Later Hamid drove up the Mountain to see the damage for himself.
"Now look here, Inspector," said Wax, pointing at the pellets, covering his nose with a perfumed scarf, "this has got to be a deliberate thing. The pellets were dumped at the very spot where I erect my summer party tent."
"Could have been an honest mistake," said Hamid. 'Perhaps the manure man got his addresses mixed."
"Impossible! The same thing happened to Countess de Lauzon. Someone's calling up and ordering the stuff, then telling the deliveryman to dump it in just the places where it hurts."
"But who, Mr. Wax? Whom do you suspect?"
Wa
x looked at him, narrowed his eyes. "Bainbridge," he said. "Couldn't be anyone else.

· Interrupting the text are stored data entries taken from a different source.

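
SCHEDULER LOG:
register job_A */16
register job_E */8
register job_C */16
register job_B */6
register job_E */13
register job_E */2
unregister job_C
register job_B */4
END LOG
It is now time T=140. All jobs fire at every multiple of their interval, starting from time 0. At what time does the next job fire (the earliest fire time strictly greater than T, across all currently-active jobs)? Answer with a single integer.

Answer: 142

Derivation:
Op 1: register job_A */16 -> active={job_A:*/16}
Op 2: register job_E */8 -> active={job_A:*/16, job_E:*/8}
Op 3: register job_C */16 -> active={job_A:*/16, job_C:*/16, job_E:*/8}
Op 4: register job_B */6 -> active={job_A:*/16, job_B:*/6, job_C:*/16, job_E:*/8}
Op 5: register job_E */13 -> active={job_A:*/16, job_B:*/6, job_C:*/16, job_E:*/13}
Op 6: register job_E */2 -> active={job_A:*/16, job_B:*/6, job_C:*/16, job_E:*/2}
Op 7: unregister job_C -> active={job_A:*/16, job_B:*/6, job_E:*/2}
Op 8: register job_B */4 -> active={job_A:*/16, job_B:*/4, job_E:*/2}
  job_A: interval 16, next fire after T=140 is 144
  job_B: interval 4, next fire after T=140 is 144
  job_E: interval 2, next fire after T=140 is 142
Earliest fire time = 142 (job job_E)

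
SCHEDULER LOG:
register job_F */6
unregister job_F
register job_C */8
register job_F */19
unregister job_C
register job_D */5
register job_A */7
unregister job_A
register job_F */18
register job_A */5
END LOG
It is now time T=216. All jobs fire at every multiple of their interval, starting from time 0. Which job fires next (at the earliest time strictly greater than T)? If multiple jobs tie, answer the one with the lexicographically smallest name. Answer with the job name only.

Answer: job_A

Derivation:
Op 1: register job_F */6 -> active={job_F:*/6}
Op 2: unregister job_F -> active={}
Op 3: register job_C */8 -> active={job_C:*/8}
Op 4: register job_F */19 -> active={job_C:*/8, job_F:*/19}
Op 5: unregister job_C -> active={job_F:*/19}
Op 6: register job_D */5 -> active={job_D:*/5, job_F:*/19}
Op 7: register job_A */7 -> active={job_A:*/7, job_D:*/5, job_F:*/19}
Op 8: unregister job_A -> active={job_D:*/5, job_F:*/19}
Op 9: register job_F */18 -> active={job_D:*/5, job_F:*/18}
Op 10: register job_A */5 -> active={job_A:*/5, job_D:*/5, job_F:*/18}
  job_A: interval 5, next fire after T=216 is 220
  job_D: interval 5, next fire after T=216 is 220
  job_F: interval 18, next fire after T=216 is 234
Earliest = 220, winner (lex tiebreak) = job_A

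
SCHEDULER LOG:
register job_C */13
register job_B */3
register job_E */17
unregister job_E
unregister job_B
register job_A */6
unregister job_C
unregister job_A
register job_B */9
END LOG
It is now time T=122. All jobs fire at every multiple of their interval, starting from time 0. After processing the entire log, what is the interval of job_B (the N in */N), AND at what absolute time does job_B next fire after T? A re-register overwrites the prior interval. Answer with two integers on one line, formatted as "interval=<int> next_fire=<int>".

Answer: interval=9 next_fire=126

Derivation:
Op 1: register job_C */13 -> active={job_C:*/13}
Op 2: register job_B */3 -> active={job_B:*/3, job_C:*/13}
Op 3: register job_E */17 -> active={job_B:*/3, job_C:*/13, job_E:*/17}
Op 4: unregister job_E -> active={job_B:*/3, job_C:*/13}
Op 5: unregister job_B -> active={job_C:*/13}
Op 6: register job_A */6 -> active={job_A:*/6, job_C:*/13}
Op 7: unregister job_C -> active={job_A:*/6}
Op 8: unregister job_A -> active={}
Op 9: register job_B */9 -> active={job_B:*/9}
Final interval of job_B = 9
Next fire of job_B after T=122: (122//9+1)*9 = 126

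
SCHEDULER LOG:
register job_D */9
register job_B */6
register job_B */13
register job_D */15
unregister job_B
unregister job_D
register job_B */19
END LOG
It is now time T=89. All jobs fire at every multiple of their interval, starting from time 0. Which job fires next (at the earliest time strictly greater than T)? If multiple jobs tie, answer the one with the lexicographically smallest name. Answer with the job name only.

Op 1: register job_D */9 -> active={job_D:*/9}
Op 2: register job_B */6 -> active={job_B:*/6, job_D:*/9}
Op 3: register job_B */13 -> active={job_B:*/13, job_D:*/9}
Op 4: register job_D */15 -> active={job_B:*/13, job_D:*/15}
Op 5: unregister job_B -> active={job_D:*/15}
Op 6: unregister job_D -> active={}
Op 7: register job_B */19 -> active={job_B:*/19}
  job_B: interval 19, next fire after T=89 is 95
Earliest = 95, winner (lex tiebreak) = job_B

Answer: job_B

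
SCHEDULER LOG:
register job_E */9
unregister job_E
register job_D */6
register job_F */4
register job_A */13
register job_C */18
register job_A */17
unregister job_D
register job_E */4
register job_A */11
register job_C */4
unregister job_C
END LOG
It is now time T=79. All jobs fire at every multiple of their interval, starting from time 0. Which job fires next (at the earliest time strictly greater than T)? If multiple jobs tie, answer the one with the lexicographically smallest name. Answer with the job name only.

Op 1: register job_E */9 -> active={job_E:*/9}
Op 2: unregister job_E -> active={}
Op 3: register job_D */6 -> active={job_D:*/6}
Op 4: register job_F */4 -> active={job_D:*/6, job_F:*/4}
Op 5: register job_A */13 -> active={job_A:*/13, job_D:*/6, job_F:*/4}
Op 6: register job_C */18 -> active={job_A:*/13, job_C:*/18, job_D:*/6, job_F:*/4}
Op 7: register job_A */17 -> active={job_A:*/17, job_C:*/18, job_D:*/6, job_F:*/4}
Op 8: unregister job_D -> active={job_A:*/17, job_C:*/18, job_F:*/4}
Op 9: register job_E */4 -> active={job_A:*/17, job_C:*/18, job_E:*/4, job_F:*/4}
Op 10: register job_A */11 -> active={job_A:*/11, job_C:*/18, job_E:*/4, job_F:*/4}
Op 11: register job_C */4 -> active={job_A:*/11, job_C:*/4, job_E:*/4, job_F:*/4}
Op 12: unregister job_C -> active={job_A:*/11, job_E:*/4, job_F:*/4}
  job_A: interval 11, next fire after T=79 is 88
  job_E: interval 4, next fire after T=79 is 80
  job_F: interval 4, next fire after T=79 is 80
Earliest = 80, winner (lex tiebreak) = job_E

Answer: job_E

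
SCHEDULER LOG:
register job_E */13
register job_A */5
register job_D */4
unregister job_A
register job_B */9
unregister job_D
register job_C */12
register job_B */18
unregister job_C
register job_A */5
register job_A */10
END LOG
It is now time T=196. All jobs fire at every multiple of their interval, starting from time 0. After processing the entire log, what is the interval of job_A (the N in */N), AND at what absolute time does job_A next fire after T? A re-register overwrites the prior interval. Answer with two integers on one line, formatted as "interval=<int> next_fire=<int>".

Op 1: register job_E */13 -> active={job_E:*/13}
Op 2: register job_A */5 -> active={job_A:*/5, job_E:*/13}
Op 3: register job_D */4 -> active={job_A:*/5, job_D:*/4, job_E:*/13}
Op 4: unregister job_A -> active={job_D:*/4, job_E:*/13}
Op 5: register job_B */9 -> active={job_B:*/9, job_D:*/4, job_E:*/13}
Op 6: unregister job_D -> active={job_B:*/9, job_E:*/13}
Op 7: register job_C */12 -> active={job_B:*/9, job_C:*/12, job_E:*/13}
Op 8: register job_B */18 -> active={job_B:*/18, job_C:*/12, job_E:*/13}
Op 9: unregister job_C -> active={job_B:*/18, job_E:*/13}
Op 10: register job_A */5 -> active={job_A:*/5, job_B:*/18, job_E:*/13}
Op 11: register job_A */10 -> active={job_A:*/10, job_B:*/18, job_E:*/13}
Final interval of job_A = 10
Next fire of job_A after T=196: (196//10+1)*10 = 200

Answer: interval=10 next_fire=200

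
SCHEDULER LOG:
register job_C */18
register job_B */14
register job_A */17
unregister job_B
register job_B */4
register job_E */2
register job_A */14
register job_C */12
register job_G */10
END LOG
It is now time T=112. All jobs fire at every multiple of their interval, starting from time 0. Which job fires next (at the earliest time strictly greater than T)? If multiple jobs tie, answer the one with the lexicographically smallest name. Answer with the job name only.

Answer: job_E

Derivation:
Op 1: register job_C */18 -> active={job_C:*/18}
Op 2: register job_B */14 -> active={job_B:*/14, job_C:*/18}
Op 3: register job_A */17 -> active={job_A:*/17, job_B:*/14, job_C:*/18}
Op 4: unregister job_B -> active={job_A:*/17, job_C:*/18}
Op 5: register job_B */4 -> active={job_A:*/17, job_B:*/4, job_C:*/18}
Op 6: register job_E */2 -> active={job_A:*/17, job_B:*/4, job_C:*/18, job_E:*/2}
Op 7: register job_A */14 -> active={job_A:*/14, job_B:*/4, job_C:*/18, job_E:*/2}
Op 8: register job_C */12 -> active={job_A:*/14, job_B:*/4, job_C:*/12, job_E:*/2}
Op 9: register job_G */10 -> active={job_A:*/14, job_B:*/4, job_C:*/12, job_E:*/2, job_G:*/10}
  job_A: interval 14, next fire after T=112 is 126
  job_B: interval 4, next fire after T=112 is 116
  job_C: interval 12, next fire after T=112 is 120
  job_E: interval 2, next fire after T=112 is 114
  job_G: interval 10, next fire after T=112 is 120
Earliest = 114, winner (lex tiebreak) = job_E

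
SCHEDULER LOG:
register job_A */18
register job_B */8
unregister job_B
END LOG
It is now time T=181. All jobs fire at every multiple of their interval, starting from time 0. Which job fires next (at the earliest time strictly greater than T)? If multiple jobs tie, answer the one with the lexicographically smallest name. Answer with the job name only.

Op 1: register job_A */18 -> active={job_A:*/18}
Op 2: register job_B */8 -> active={job_A:*/18, job_B:*/8}
Op 3: unregister job_B -> active={job_A:*/18}
  job_A: interval 18, next fire after T=181 is 198
Earliest = 198, winner (lex tiebreak) = job_A

Answer: job_A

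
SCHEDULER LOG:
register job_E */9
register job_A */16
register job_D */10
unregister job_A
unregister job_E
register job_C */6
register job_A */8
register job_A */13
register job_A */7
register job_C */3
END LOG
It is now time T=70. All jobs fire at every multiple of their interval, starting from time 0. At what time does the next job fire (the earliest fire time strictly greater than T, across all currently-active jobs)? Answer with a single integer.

Answer: 72

Derivation:
Op 1: register job_E */9 -> active={job_E:*/9}
Op 2: register job_A */16 -> active={job_A:*/16, job_E:*/9}
Op 3: register job_D */10 -> active={job_A:*/16, job_D:*/10, job_E:*/9}
Op 4: unregister job_A -> active={job_D:*/10, job_E:*/9}
Op 5: unregister job_E -> active={job_D:*/10}
Op 6: register job_C */6 -> active={job_C:*/6, job_D:*/10}
Op 7: register job_A */8 -> active={job_A:*/8, job_C:*/6, job_D:*/10}
Op 8: register job_A */13 -> active={job_A:*/13, job_C:*/6, job_D:*/10}
Op 9: register job_A */7 -> active={job_A:*/7, job_C:*/6, job_D:*/10}
Op 10: register job_C */3 -> active={job_A:*/7, job_C:*/3, job_D:*/10}
  job_A: interval 7, next fire after T=70 is 77
  job_C: interval 3, next fire after T=70 is 72
  job_D: interval 10, next fire after T=70 is 80
Earliest fire time = 72 (job job_C)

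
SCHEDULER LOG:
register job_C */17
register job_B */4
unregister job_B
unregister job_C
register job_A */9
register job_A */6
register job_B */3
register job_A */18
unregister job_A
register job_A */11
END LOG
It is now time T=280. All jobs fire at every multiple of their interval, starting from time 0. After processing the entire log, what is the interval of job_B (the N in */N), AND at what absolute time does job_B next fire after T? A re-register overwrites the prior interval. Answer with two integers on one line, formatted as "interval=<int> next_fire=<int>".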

He's cross with me, and also with Françoise, because neither of us will have him in our house. This whole thing smacks of Percy's style—just his sort of revenge."
Hamid wanted to laugh, but he listened solemnly as Wax elaborated on his complaint. He took notes and, when Wax was finished, suggested the pellets be raked around to fertilize his flowers.
"Of course," Wax exclaimed, "that's just what I intended to do. But I wanted you to see this first. This pile of shit is the only evidence I have."
Could it be, Hamid asked himself, driving back to town, that police in other countries trouble themselves with matters such as this? The Europeans were crazy, ordered manure dumped on each other's lawns. What did it mean? What was the pattern of their dance?
Later, back at his office, he paced around his desk. The "Manure Affair" was a comic operetta, but there was a victim, the manure dealer, who'd acted in good faith and now would not be paid. The trouble with police work, he thought, was that it was so inexact. Cases overlapped, dragged on unresolved, everything was a mixture of half-truths and lies, the city was a web of interlocking snares. He felt frustrated, longed for clarity. Even his feelings about Kalinka were murky: love for her and troubling questions about her past were inextricably mixed.
A few days later his head was temporarily cleared. He was sitting in his car outside La Colombe waiting for Aziz. The two of them had been making the usual rounds, checking in with their informants. When they'd arrived at the shop Hamid had asked Aziz to go in alone. He'd seen Zvegintzov several times since May, but he found their meetings difficult, fraught with excessive strain.